In an article in the Los Angeles Daily Journal, Erwin Chemerinsky points out that last year the Supreme Court decided 68 cases. This year it will probably not decide that many as there are only 42 cases on the docket now. In the 1980s, the court decided about 150 cases per year. For much of the 20th century the Supreme Court decided about 200 cases per year.
Chemerinsky discusses several theories about why the output is decreasing surmising that it is because the clerks are reviewing the requests for Writs of Certiorari as a group except for Judge Stevens whose clerks review every writ request.
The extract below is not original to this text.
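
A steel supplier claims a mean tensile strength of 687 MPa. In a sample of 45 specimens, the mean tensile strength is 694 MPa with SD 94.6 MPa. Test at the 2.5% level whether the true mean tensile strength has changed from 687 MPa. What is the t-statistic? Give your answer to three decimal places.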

I doubt that is the reason myself as, according the Rehnquist in his landmark book, The Supreme Court, only one judge needs to request discussion of a case in conference to get it discussed. Therefore the cases that are not discussed are the ones that not one single judge found interesting enough to even discuss the possibility of issuing a writ.
Chemerinsky also muses that the opinions are getting longer and therefore tend to be more unwieldy. The opinion in the recent Seattle school desegregation case was 184 pages not counting appendices. See 127 S.Ct. 2738 (2007).
What Chemerinsky does not point out is that the Supreme Court budget this year is about $76 million, more than $1 million per case.